Day to day pours out speech,
and night to night reveals knowledge.
There is no speech, nor are there words,
whose voice is not heard.
Their voice goes out through all the earth,
and their words to the end of the world. (ESV)
The next generation space telescope is the James Webb Space Telescope. Its main mirror will have six times the reflecting surface area of the Hubble’s mirror, but the overall satellite will be smaller than the Hubble. It is presently in the planning and design phase, and is scheduled to be launched in 2013.
The design of the telescope is a radical departure from that of the Hubble.
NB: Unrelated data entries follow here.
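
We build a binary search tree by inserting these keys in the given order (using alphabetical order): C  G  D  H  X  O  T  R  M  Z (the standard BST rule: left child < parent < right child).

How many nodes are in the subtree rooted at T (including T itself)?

2

C: root
G: right child of C (depth 1)
D: left child of G (depth 2)
H: right child of G (depth 2)
X: right child of H (depth 3)
O: left child of X (depth 4)
T: right child of O (depth 5)
R: left child of T (depth 6)
M: left child of O (depth 5)
Z: right child of X (depth 4)

Subtree rooted at T contains: T, R — 2 nodes.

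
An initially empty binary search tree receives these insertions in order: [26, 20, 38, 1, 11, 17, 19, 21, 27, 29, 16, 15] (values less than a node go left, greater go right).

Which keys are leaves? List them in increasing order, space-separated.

26: root
20: left child of 26 (depth 1)
38: right child of 26 (depth 1)
1: left child of 20 (depth 2)
11: right child of 1 (depth 3)
17: right child of 11 (depth 4)
19: right child of 17 (depth 5)
21: right child of 20 (depth 2)
27: left child of 38 (depth 2)
29: right child of 27 (depth 3)
16: left child of 17 (depth 5)
15: left child of 16 (depth 6)

15 19 21 29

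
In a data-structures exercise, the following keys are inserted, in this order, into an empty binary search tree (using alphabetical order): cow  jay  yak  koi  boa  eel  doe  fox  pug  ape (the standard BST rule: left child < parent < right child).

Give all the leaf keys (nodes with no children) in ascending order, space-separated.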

It’s primary mirror is made out of a number of smaller hexagonal mirrors which will act together as if they were one mirror (this has become common for large telescopes on earth). It will operate at a cold 50 K (-220°C or -370°F), so the mirror and instruments will need to be shielded from the heat of the sun and earth by a large screen, which will unfold once the telescope is in orbit.
The orbit of the JWST will also be quite a bit different. While the HST orbits at about 600 km above the earth, the JWST will be in an orbit around the sun at a point 1.5 million kilometers above the earth, at the point designated “L2” on the diagram below. This is a mathematical point known as a Lagrangian point, where the gravitational attraction of the earth and sun work together to keep an object stationary with respect to earth.